Political risk

Tim Geithner’s plan to fix the toxic asset problem relies on the participation of the private sector.  Unfortunately for the plan, the private sector has been learning over the past weeks that it is dangerous to go into business with the government.  Promises that were made at the time were quickly discarded, but no one can hold the government to its promises.  Even promises that were enshrined in legislation are in the process of being revoked.

In today’s political climate, you would be crazy to enter a partnership with the government if you have any other choice.  Some firms may have no other choice, but Geithner’s plan relies on participation from solvent firms.  Those firms can afford to decline, and some, such as the Bridgewater hedge fund, are deciding to do just that.

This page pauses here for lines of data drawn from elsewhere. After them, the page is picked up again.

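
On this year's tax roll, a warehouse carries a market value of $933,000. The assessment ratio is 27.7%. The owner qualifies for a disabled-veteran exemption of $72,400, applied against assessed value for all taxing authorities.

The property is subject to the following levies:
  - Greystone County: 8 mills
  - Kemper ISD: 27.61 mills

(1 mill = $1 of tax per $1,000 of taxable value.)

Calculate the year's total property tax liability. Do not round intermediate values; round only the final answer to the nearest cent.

Assessed value = $933,000 × 0.277 = $258,441
Taxable value = $258,441 − $72,400 = $186,041
Greystone County: $186,041 × 0.008 = $1,488.328
Kemper ISD: $186,041 × 0.02761 = $5,136.59201
Total = $1,488.328 + $5,136.59201 = $6,624.92001

$6,624.92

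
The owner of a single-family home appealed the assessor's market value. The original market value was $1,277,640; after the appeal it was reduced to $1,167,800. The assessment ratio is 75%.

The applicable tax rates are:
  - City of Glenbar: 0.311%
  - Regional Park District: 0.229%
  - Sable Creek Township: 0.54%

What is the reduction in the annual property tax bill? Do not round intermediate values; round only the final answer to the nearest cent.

$889.70

Old assessed value = $1,277,640 × 0.75 = $958,230
New assessed value = $1,167,800 × 0.75 = $875,850
Combined rate = 0.00311 + 0.00229 + 0.0054 = 0.0108
Old tax = $958,230 × 0.0108 = $10,348.884
New tax = $875,850 × 0.0108 = $9,459.18
Reduction = $10,348.884 − $9,459.18 = $889.704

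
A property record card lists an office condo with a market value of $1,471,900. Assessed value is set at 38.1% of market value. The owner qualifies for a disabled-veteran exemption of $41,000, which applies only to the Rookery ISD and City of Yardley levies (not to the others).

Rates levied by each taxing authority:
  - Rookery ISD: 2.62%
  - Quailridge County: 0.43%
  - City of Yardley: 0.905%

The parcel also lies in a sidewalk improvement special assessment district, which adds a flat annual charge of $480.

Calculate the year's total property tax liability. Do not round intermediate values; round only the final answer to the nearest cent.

Assessed value = $1,471,900 × 0.381 = $560,793.9
Rookery ISD: ($560,793.9 − $41,000) × 0.0262 = $519,793.9 × 0.0262 = $13,618.60018
Quailridge County: $560,793.9 × 0.0043 = $2,411.41377
City of Yardley: ($560,793.9 − $41,000) × 0.00905 = $519,793.9 × 0.00905 = $4,704.134795
Levies subtotal = $20,734.148745
Total = $20,734.148745 + $480 = $21,214.148745

$21,214.15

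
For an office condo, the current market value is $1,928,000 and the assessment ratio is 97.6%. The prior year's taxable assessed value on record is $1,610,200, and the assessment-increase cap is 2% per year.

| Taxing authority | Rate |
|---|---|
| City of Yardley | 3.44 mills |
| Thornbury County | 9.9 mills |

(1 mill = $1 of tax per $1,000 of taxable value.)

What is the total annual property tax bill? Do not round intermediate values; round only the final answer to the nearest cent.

$21,909.67

Uncapped assessed value = $1,928,000 × 0.976 = $1,881,728
Cap limit = $1,610,200 × 1.02 = $1,642,404
Taxable assessed value = min($1,881,728, $1,642,404) = $1,642,404 (cap binds)
City of Yardley: $1,642,404 × 0.00344 = $5,649.86976
Thornbury County: $1,642,404 × 0.0099 = $16,259.7996
Total = $21,909.66936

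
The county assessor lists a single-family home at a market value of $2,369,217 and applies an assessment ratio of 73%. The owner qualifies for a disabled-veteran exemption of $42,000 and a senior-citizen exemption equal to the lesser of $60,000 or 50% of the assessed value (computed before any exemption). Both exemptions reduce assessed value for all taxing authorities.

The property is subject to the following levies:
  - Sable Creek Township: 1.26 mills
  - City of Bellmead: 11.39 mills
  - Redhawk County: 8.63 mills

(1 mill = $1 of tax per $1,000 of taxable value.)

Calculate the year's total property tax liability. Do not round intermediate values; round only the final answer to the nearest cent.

Assessed value = $2,369,217 × 0.73 = $1,729,528.41
Senior-citizen exemption = min($60,000, 50% × $1,729,528.41) = min($60,000, $864,764.205) = $60,000 (dollar cap binds)
Taxable value = $1,729,528.41 − $42,000 − $60,000 = $1,627,528.41
Sable Creek Township: $1,627,528.41 × 0.00126 = $2,050.6857966
City of Bellmead: $1,627,528.41 × 0.01139 = $18,537.5485899
Redhawk County: $1,627,528.41 × 0.00863 = $14,045.5701783
Total = $34,633.8045648

$34,633.80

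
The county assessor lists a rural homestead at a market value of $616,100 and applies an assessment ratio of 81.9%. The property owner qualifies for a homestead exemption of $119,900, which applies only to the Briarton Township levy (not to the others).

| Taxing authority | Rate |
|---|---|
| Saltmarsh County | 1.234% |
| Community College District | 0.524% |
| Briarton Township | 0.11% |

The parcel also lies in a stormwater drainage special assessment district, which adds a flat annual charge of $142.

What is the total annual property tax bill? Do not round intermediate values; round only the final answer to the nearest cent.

Assessed value = $616,100 × 0.819 = $504,585.9
Saltmarsh County: $504,585.9 × 0.01234 = $6,226.590006
Community College District: $504,585.9 × 0.00524 = $2,644.030116
Briarton Township: ($504,585.9 − $119,900) × 0.0011 = $384,685.9 × 0.0011 = $423.15449
Levies subtotal = $9,293.774612
Total = $9,293.774612 + $142 = $9,435.774612

$9,435.77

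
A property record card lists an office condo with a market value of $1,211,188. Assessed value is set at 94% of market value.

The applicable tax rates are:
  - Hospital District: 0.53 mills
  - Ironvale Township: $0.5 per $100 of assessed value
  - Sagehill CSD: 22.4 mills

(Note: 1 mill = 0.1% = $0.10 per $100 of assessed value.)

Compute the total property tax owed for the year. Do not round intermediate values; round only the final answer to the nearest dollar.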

Bridgewater’s manager, Ray Dalio, wrote to his investors:

Then there is the issue about the political risk, which we are more concerned about because there will be such a limited number of managers being allowed to participate in this program that it raises possibilities (or at least perceived possibilities) of them colluding because they all know each other. Either these investments will make a lot of money for their investors or the government will lose a lot of money — in either case, there will be reasons for politicians to complain and to focus on the five winners to see how they “abused” the system.

Dalio nails it here.  If the plan results in a profit, participants will make a lot of money.  They will be vilified for it, and perhaps face a 90% tax on their profits.  If the plan results in a loss, the government will lose a lot of money.  The participants will be vilified even more, and perhaps be charged with some trumped-up crime.  Either way, the small number of participants will set up charges of collusion, which will be key to the ensuing vilification and/or prosecution.  Dalio says to hell with it, he’s not going to play.

What we have here is a consequence of the congressional/presidential tantrum over the last few weeks.  There’s always political risk, but the behavior of our leadership has ratcheted it to extreme levels.  Quite simply, the government has shown that it cannot be trusted to abide by any agreement it makes right now, even if it’s written into law. Geithner’s plan had a lot stacked against it already, and this could be the final blow.

UPDATE: The Economist’s story on the Geithner plan also sees political risk as a problem:

This time, too, the sweet terms have piqued the interest of big fund managers, such as BlackRock and PIMCO. The biggest obstacle to their participation is no longer financial risk but the political sort, thanks to the bonus frenzy over American International Group (AIG). The Obama administration may have toned down its Wall Street-bashing, and Congress is rethinking its plan to tax bonuses at up to 90%. But many still worry that they could become a target if they reap big windfalls.

Gee, why would they worry about that?